The film, directed and co-written by Cristi Puiu, has been described as a criticism of the health services in Romania. At least in Romania he is not asked for his insurance company, and he has a theoretical right to free medical care. On Cinematical.com, a doctor posted this message: “As a Romanian physician I would say it’s worse than shown. The misery of Romanian hospitals is not shown at all. By the way, this is based on a true story of a man turned down at five Bucharest hospitals in 1997 and eventually left in the street by the paramedics and found dead next morning (the paramedic got fired).”
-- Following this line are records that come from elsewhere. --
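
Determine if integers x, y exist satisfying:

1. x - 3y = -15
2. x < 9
Yes

Take x = 0, y = 5. Substituting into each constraint:
  (1) 0 - 3(5) = -15 ✓
  (2) 0 < 9 ✓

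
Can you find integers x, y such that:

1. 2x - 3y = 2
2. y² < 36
Yes

Take x = 1, y = 0. Substituting into each constraint:
  (1) 2(1) - 3(0) = 2 ✓
  (2) y² = (0)² = 0, and 0 < 36 ✓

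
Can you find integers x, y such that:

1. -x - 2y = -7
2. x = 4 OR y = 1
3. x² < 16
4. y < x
No

A contradictory subset is {-x - 2y = -7, x = 4 OR y = 1, x² < 16}. No integer assignment can satisfy these jointly:

  - -x - 2y = -7: is a linear equation tying the variables together
  - x = 4 OR y = 1: forces a choice: either x = 4 or y = 1
  - x² < 16: restricts x to |x| ≤ 3

Split on the disjunction (x = 4 OR y = 1):
  • If x = 4: this contradicts x² < 16, which requires |x| ≤ 3.
  • If y = 1: the equation forces x = 5, but x² < 16 requires |x| ≤ 3.
Both branches are infeasible, so the system has no integer solution.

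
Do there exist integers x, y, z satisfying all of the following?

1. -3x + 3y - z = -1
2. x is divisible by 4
Yes

Take x = 0, y = 0, z = 1. Substituting into each constraint:
  (1) -3(0) + 3(0) + (-1) = -1 ✓
  (2) 0 = 4 × 0, remainder 0 ✓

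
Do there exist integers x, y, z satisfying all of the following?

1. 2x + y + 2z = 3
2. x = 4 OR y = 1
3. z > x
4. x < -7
Yes

Take x = -8, y = 1, z = 9. Substituting into each constraint:
  (1) 2(-8) + 1 + 2(9) = 3 ✓
  (2) y = 1, target 1 ✓ (second branch holds)
  (3) 9 > -8 ✓
  (4) -8 < -7 ✓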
There is no need to fire Mioara and her driver, although in the film’s final shot we wonder whether Mr. Lazarescu is still alive. I have undergone various medical adventures in recent years, and have been moved by the unfailing competence and care of the doctors and nurses I have come into contact with; I admire them even more because I sense this movie is accurate about many hospitals everywhere, in which everyone is overworked, there are more problems than solutions, and the smelly, incoherent Mr. Lazarescu seems doomed no matter what is done. He is not a candidate for triage.
I keep thinking about Mioara. She is insulted by young residents whose experience is far less than hers. She carries Mr. Lazarescu’s X-rays around with her from one set of uncaring eyes to another. She could get angry, but she has been on the job too long for that. They all have. There are no “E.R.”-style interns calling for transfusions or racing down corridors with gurneys. In “The Death of Mr. Lazarescu,” the patient is another detail in an endless series of impossible situations and exhausting overnight shifts. If you start thinking of Lazarescu, of all the Lazarescus, as people who deserve your full concern and attention, you could go mad. Yes, the doctors and nurses chat about getting an espresso or using each other’s cell phones. Life goes on.
There is a rule about the movies: Never take an expert to a movie about his or her specialty. “The Death of Mr. Lazarescu” is an exception. I suspect medical professionals would see much they recognize in this movie. The credits include a long list of technical advisers, but it doesn’t take an adviser to convince you the movie is authentic. Like “United 93” and the work of the Dardenne brothers, it lives entirely in the moment, seeing what happens as it happens, drawing no conclusions, making no speeches, creating no artificial dramatic conflicts, just showing people living one moment after another, as they must.
Note: The man’s full name is Dante Remus Lazarescu. Dante wrote of the circles of hell. Remus was a co-founder of ancient Rome, killed by his twin. Lazarescu reminds us of Lazarus, who was lucky enough to find someone who could raise him from the dead.